Даже первый инженер, Кеден Кван, не мог или не хотел назвать древних строителей. Не найдено практически никаких черепков, скульптур, следов обработки металлических изделий. И еще одна интересная подробность. Похоже, в последний период жители неистово перестраивали город. Анализ, проведенный Кваном, заставил его прийти к выводу, что произошли катастрофические изменения климата, поскольку все усилия были направлены на улучшение теплоизоляции. По-видимому, эти попытки не достигли успеха
Ее внутренний монолог резко оборвался, когда послышались тихие шаги. Превозмогая боль, Джанат Анар подняла голову, как раз когда тяжелая дверь камеры со скрипом открылась и впустила свет лампы – слабый и мутный, тем не менее ослепляющий.
Появился Танал Йатванар – она понимала, что больше тут быть некому.
– Надеюсь, ты еще не свихнулась.
Она улыбнулась потрескавшимися, воспаленными губами, потом хрипло сказала:
– Лекции. Я уже на середине семестра. Ранняя история. Свихнулась? Ну, разумеется.
Он подошел ближе.
– Я покинул тебя так надолго… Ты страдала. Как я невнимателен…
– Невнимателен, что оставил меня в живых, ничтожный человечишка.
– Что ж, заслужил… Давай, нужно попить.
– А если я откажусь?
– Тогда неизбежно умрешь, а значит, проиграешь. Мне.
– Ждешь от меня упорного сопротивления? Понятно. В конце концов, садисту нужна живая жертва. Насколько у той хватит сил.
– Обезвоживание – самая неприятная причина смерти, Джанат Анар.
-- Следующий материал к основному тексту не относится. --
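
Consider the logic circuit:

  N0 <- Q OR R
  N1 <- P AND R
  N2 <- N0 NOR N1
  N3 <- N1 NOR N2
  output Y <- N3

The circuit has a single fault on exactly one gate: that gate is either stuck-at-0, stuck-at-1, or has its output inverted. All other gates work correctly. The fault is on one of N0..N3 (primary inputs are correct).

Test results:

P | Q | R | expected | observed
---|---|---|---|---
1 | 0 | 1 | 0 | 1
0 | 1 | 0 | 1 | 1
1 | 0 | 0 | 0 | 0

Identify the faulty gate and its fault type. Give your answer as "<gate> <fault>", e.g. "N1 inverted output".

N1 stuck-at-0

Fault-free values for test 1 (P=1, Q=0, R=1): N0=1, N1=1, N2=0, N3=0, giving Y=0. Observed 1.
Test 1: faults giving observed 1 are {N1 stuck-at-0, N1 inverted output, N3 stuck-at-1, N3 inverted output}.
Test 2 (P=0, Q=1, R=0): fault-free N0=1, N1=0, N2=0, N3=1 → 1; observed 1. Eliminates N1 inverted output, N3 inverted output.
Test 3 (P=1, Q=0, R=0): fault-free N0=0, N1=0, N2=1, N3=0 → 0; observed 0. Eliminates N3 stuck-at-1.
Only N1 stuck-at-0 is consistent with every test.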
Он поднес мех с водой к ее рту. Она начала пить.
– Не так быстро, – сказал Танал, отступив на шаг. – Вы так себе навредите. И как я понимаю, не в первый раз.
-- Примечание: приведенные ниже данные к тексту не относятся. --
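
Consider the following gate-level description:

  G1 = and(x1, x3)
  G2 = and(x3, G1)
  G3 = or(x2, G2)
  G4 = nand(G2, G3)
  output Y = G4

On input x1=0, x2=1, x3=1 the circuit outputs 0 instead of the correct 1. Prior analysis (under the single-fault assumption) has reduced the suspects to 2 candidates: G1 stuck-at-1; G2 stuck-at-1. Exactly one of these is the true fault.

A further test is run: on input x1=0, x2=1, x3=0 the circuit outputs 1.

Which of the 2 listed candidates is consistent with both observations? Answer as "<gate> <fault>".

G1 stuck-at-1

Evaluate each candidate on input x1=0, x2=1, x3=0:
  G1 stuck-at-1: G1=1 [stuck-at-1], G2=0, G3=1, G4=1 → 1 — matches
  G2 stuck-at-1: G1=0, G2=1 [stuck-at-1], G3=1, G4=0 → 0 — eliminated
Only G1 stuck-at-1 reproduces the observed 1.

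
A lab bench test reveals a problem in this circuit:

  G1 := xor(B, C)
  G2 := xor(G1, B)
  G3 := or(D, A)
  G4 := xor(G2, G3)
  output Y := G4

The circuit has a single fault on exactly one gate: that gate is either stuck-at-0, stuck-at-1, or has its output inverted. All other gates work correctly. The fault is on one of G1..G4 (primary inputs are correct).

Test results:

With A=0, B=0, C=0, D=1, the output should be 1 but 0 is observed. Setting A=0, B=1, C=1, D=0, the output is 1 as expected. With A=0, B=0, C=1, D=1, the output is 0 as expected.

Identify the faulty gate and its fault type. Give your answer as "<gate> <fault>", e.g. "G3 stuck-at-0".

G2 stuck-at-1

Fault-free values for test 1 (A=0, B=0, C=0, D=1): G1=0, G2=0, G3=1, G4=1, giving Y=1. Observed 0.
Test 1: faults giving observed 0 are {G1 stuck-at-1, G1 inverted output, G2 stuck-at-1, G2 inverted output, G3 stuck-at-0, G3 inverted output, G4 stuck-at-0, G4 inverted output}.
Test 2 (A=0, B=1, C=1, D=0): fault-free G1=0, G2=1, G3=0, G4=1 → 1; observed 1. Eliminates G1 stuck-at-1, G1 inverted output, G2 inverted output, G3 inverted output, G4 stuck-at-0, G4 inverted output.
Test 3 (A=0, B=0, C=1, D=1): fault-free G1=1, G2=1, G3=1, G4=0 → 0; observed 0. Eliminates G3 stuck-at-0.
Only G2 stuck-at-1 is consistent with every test.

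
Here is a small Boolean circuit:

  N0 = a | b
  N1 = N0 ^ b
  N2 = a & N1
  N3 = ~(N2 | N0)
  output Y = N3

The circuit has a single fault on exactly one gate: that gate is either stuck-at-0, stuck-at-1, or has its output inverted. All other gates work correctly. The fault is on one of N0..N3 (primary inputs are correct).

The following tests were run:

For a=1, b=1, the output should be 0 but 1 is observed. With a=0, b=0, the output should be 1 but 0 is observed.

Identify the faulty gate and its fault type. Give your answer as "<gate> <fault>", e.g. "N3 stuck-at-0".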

– Когда видишь личинок, выползающих из собственных отходов, Йатванар… В следующий раз, – добавила она, – забери проклятую свечу с собой.
– Но тогда вы ничего не будете видеть…
– А какая разница?
Он снова шагнул вперед и дал ей еще немного воды.
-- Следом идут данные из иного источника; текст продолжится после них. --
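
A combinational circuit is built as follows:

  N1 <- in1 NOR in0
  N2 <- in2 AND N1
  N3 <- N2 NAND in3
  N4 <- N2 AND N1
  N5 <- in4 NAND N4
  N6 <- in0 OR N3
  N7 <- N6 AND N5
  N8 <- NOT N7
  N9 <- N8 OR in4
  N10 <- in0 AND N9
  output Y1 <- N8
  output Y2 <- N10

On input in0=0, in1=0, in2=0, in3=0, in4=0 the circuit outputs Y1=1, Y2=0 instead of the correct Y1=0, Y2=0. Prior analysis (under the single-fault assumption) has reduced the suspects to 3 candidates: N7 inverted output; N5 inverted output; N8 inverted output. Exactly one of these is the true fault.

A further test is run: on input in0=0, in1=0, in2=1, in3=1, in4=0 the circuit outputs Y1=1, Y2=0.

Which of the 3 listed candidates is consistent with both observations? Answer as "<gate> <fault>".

Evaluate each candidate on input in0=0, in1=0, in2=1, in3=1, in4=0:
  N7 inverted output: N1=1, N2=1, N3=0, N4=1, N5=1, N6=0, N7=1 [inverted output], N8=0, N9=0, N10=0 → Y1=0, Y2=0 — eliminated
  N5 inverted output: N1=1, N2=1, N3=0, N4=1, N5=0 [inverted output], N6=0, N7=0, N8=1, N9=1, N10=0 → Y1=1, Y2=0 — matches
  N8 inverted output: N1=1, N2=1, N3=0, N4=1, N5=1, N6=0, N7=0, N8=0 [inverted output], N9=0, N10=0 → Y1=0, Y2=0 — eliminated
Only N5 inverted output reproduces the observed Y1=1, Y2=0.

N5 inverted output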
Потом начал обмывать ее. И заметил, что Джанат тянула оковы, пытаясь протащить кисти рук через наручники.
– Похоже, вам отказывает здравый смысл, – сказал Танал, покрывая раны мазью. – Руки невозможно вытащить, Джанат…
– Паника не разбирает, что возможно, что нет. Однажды ты это поймешь. Один жрец во втором веке создал культ, основанный на том, что каждая твоя жертва ожидает по ту сторону смерти. Умершие от малейшей раны и от самых мучительных – жертвы ждут в смерти… ждут. Тебя. Смертные ведут духовную бухгалтерию своей жизни, подсчитывая кредит и дебет. Скажи, Патриотист, каков сейчас твой долг? Какова пропасть между добрыми делами и бесконечными злобными?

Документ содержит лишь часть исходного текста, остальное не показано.